Whoa, what just happened? And can we do it all again?!
Trippy Wisconsin collective Bon Iver (all together now: BON-EE-VAIR!) is led by Justin Vernon, a lovable scruff who looks not unlike a rumpled grad student at some hippie-laden college of forestry. Vernon is a confounding rock star, an unassuming schlub who somehow shanghai'd this year's best new artist Grammy from wild-child rapper Nicki Minaj.
And yet, as the 31-year-old proved for 90 minutes in front of a near-capacity crowd of 2,236, there's true genius — or, for that matter, madness — in that confounding package. As it turns out, Vernon likes hugs and haymakers in equal measure, and he's not afraid to dole them out in the same Tilt-a-Whirl tune.

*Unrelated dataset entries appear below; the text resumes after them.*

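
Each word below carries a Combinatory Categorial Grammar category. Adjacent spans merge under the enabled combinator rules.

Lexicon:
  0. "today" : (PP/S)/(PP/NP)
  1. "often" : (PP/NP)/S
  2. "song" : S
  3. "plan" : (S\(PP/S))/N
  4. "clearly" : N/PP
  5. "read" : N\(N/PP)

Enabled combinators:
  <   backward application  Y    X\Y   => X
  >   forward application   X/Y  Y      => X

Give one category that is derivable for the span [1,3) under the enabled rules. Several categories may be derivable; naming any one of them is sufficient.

[0,6] S   <
  [0,3] PP/S   >
    [0,1] "today" : (PP/S)/(PP/NP)
    [1,3] PP/NP   >
      [1,2] "often" : (PP/NP)/S
      [2,3] "song" : S
  [3,6] S\(PP/S)   >
    [3,4] "plan" : (S\(PP/S))/N
    [4,6] N   <
      [4,5] "clearly" : N/PP
      [5,6] "read" : N\(N/PP)

PP/NP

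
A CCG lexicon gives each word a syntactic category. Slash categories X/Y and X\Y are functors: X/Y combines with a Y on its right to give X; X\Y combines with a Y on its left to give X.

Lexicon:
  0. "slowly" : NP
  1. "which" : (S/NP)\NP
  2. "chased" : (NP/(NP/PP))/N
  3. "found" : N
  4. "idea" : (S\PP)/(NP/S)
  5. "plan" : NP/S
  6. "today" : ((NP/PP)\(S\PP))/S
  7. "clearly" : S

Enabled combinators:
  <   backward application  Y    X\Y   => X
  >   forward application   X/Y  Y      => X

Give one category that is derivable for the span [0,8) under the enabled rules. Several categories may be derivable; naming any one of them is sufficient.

[0,8] S   >
  [0,2] S/NP   <
    [0,1] "slowly" : NP
    [1,2] "which" : (S/NP)\NP
  [2,8] NP   >
    [2,4] NP/(NP/PP)   >
      [2,3] "chased" : (NP/(NP/PP))/N
      [3,4] "found" : N
    [4,8] NP/PP   <
      [4,6] S\PP   >
        [4,5] "idea" : (S\PP)/(NP/S)
        [5,6] "plan" : NP/S
      [6,8] (NP/PP)\(S\PP)   >
        [6,7] "today" : ((NP/PP)\(S\PP))/S
        [7,8] "clearly" : S

S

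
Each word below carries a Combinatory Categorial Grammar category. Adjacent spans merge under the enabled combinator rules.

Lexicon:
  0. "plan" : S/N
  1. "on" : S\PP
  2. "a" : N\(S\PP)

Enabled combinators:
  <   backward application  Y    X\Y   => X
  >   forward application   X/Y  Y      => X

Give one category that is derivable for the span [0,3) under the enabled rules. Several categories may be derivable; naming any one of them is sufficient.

S

[0,3] S   >
  [0,1] "plan" : S/N
  [1,3] N   <
    [1,2] "on" : S\PP
    [2,3] "a" : N\(S\PP)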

The difference between Bon Iver on its gauzy records and Bon Iver sprawled on a live stage comes down to drummers. Vernon tours with two tub-thumpers — not to mention blaring mariachi-sounding horns — and lest you think you'll be getting some shut-eye at a show, you best stay alert.
His canvas is a shifting, experimental one, an acoustic ballad one second, saxophone-screeched acid-jazz the next. You get the feeling his tours have all the durability of ice sculptures; what you see at the beginning will be different in the end.

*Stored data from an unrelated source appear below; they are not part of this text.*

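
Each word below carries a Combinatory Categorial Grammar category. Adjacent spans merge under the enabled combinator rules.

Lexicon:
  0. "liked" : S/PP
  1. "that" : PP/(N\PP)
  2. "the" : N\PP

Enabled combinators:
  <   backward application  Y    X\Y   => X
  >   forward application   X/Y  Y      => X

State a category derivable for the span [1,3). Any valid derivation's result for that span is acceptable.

[0,3] S   >
  [0,1] "liked" : S/PP
  [1,3] PP   >
    [1,2] "that" : PP/(N\PP)
    [2,3] "the" : N\PP

PP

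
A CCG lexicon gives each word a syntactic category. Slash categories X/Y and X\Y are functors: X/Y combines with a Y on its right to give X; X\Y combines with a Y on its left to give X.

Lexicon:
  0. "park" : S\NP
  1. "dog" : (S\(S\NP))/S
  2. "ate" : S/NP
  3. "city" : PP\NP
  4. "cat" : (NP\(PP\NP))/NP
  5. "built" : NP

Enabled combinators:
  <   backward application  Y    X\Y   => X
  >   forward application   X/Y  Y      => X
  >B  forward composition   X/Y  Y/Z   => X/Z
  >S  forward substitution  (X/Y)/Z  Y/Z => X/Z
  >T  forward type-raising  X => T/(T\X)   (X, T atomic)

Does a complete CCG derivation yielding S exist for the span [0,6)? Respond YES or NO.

YES

[0,6] S   <
  [0,1] "park" : S\NP
  [1,6] S\(S\NP)   >
    [1,2] "dog" : (S\(S\NP))/S
    [2,6] S   >
      [2,3] "ate" : S/NP
      [3,6] NP   <
        [3,4] "city" : PP\NP
        [4,6] NP\(PP\NP)   >
          [4,5] "cat" : (NP\(PP\NP))/NP
          [5,6] "built" : NP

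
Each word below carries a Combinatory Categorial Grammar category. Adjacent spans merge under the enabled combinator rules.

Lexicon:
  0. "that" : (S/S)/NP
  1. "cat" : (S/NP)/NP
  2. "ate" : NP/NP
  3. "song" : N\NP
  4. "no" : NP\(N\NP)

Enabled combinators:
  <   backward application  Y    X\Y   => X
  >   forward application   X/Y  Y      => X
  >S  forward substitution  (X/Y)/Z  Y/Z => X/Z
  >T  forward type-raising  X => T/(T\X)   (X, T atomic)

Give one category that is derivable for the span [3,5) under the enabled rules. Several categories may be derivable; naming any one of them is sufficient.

NP

[0,5] S   >
  [0,3] S/NP   >S
    [0,1] "that" : (S/S)/NP
    [1,3] S/NP   >S
      [1,2] "cat" : (S/NP)/NP
      [2,3] "ate" : NP/NP
  [3,5] NP   <
    [3,4] "song" : N\NP
    [4,5] "no" : NP\(N\NP)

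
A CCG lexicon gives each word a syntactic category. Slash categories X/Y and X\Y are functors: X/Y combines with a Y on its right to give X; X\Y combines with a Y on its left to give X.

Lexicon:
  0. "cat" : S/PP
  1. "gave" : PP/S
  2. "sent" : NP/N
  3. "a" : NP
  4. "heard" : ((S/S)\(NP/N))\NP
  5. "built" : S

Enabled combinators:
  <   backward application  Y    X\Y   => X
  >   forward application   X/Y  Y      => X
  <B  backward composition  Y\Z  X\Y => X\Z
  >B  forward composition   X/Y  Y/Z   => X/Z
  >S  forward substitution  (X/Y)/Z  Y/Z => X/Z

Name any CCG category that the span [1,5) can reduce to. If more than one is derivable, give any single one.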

Opening this gig with Perth, one of many geographically titled tunes on his self-titled 2011 album (also a Grammy winner), Vernon shifted between his strained falsetto and a growly midrange, often turning to his eight-piece band and challenging them to keep the intensity.

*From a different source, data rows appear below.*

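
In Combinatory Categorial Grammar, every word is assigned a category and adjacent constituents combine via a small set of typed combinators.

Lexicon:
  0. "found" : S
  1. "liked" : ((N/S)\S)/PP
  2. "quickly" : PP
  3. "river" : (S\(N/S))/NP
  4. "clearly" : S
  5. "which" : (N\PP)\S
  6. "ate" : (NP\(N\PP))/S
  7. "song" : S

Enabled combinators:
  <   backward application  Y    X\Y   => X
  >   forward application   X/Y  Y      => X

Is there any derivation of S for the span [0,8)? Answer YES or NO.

[0,8] S   <
  [0,3] N/S   <
    [0,1] "found" : S
    [1,3] (N/S)\S   >
      [1,2] "liked" : ((N/S)\S)/PP
      [2,3] "quickly" : PP
  [3,8] S\(N/S)   >
    [3,4] "river" : (S\(N/S))/NP
    [4,8] NP   <
      [4,6] N\PP   <
        [4,5] "clearly" : S
        [5,6] "which" : (N\PP)\S
      [6,8] NP\(N\PP)   >
        [6,7] "ate" : (NP\(N\PP))/S
        [7,8] "song" : S

YES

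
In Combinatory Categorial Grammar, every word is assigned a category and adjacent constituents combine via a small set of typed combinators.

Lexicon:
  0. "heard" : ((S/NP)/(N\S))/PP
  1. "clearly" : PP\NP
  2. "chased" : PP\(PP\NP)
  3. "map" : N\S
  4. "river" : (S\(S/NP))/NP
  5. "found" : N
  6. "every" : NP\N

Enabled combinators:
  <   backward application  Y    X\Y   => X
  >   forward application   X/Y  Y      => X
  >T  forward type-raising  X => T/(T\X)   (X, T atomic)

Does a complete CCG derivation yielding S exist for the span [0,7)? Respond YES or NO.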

Amid a sea of puckishly programmed lanterns and shredded burlap curtains acting as unlikely video screens, Vernon & Co. aimed to keep the crowd engaged and off-balance (strobes! lightning!), and that goes for his demeanor, as well. His between-song banter was collegial and goofy, but once a song kicked in, he was often a twitchy, pained creator.
The night's musical highlight was a shape-shifting thing called Creature Fear, which started as a funereal dirge, Vernon's voice low and solemn. The song's finish, however, was a hair-blowing hurricane swirl, a near-metallic scrum that no doubt had fans and newbies wondering where in the heck they were.
By the way, I usually don't have the chance, or the room, to wax poetic about opening bands, but I MUST say something about the Staves, a British trio of whiskey-drinking lasses who merge modern lyricism with intricately laced vocal turns and gothic harmonies.
Each of their voices added a unique ribbon, and songs such as Mexico and In the Long Run were as captivating from a technical standpoint as they were emotionally moving.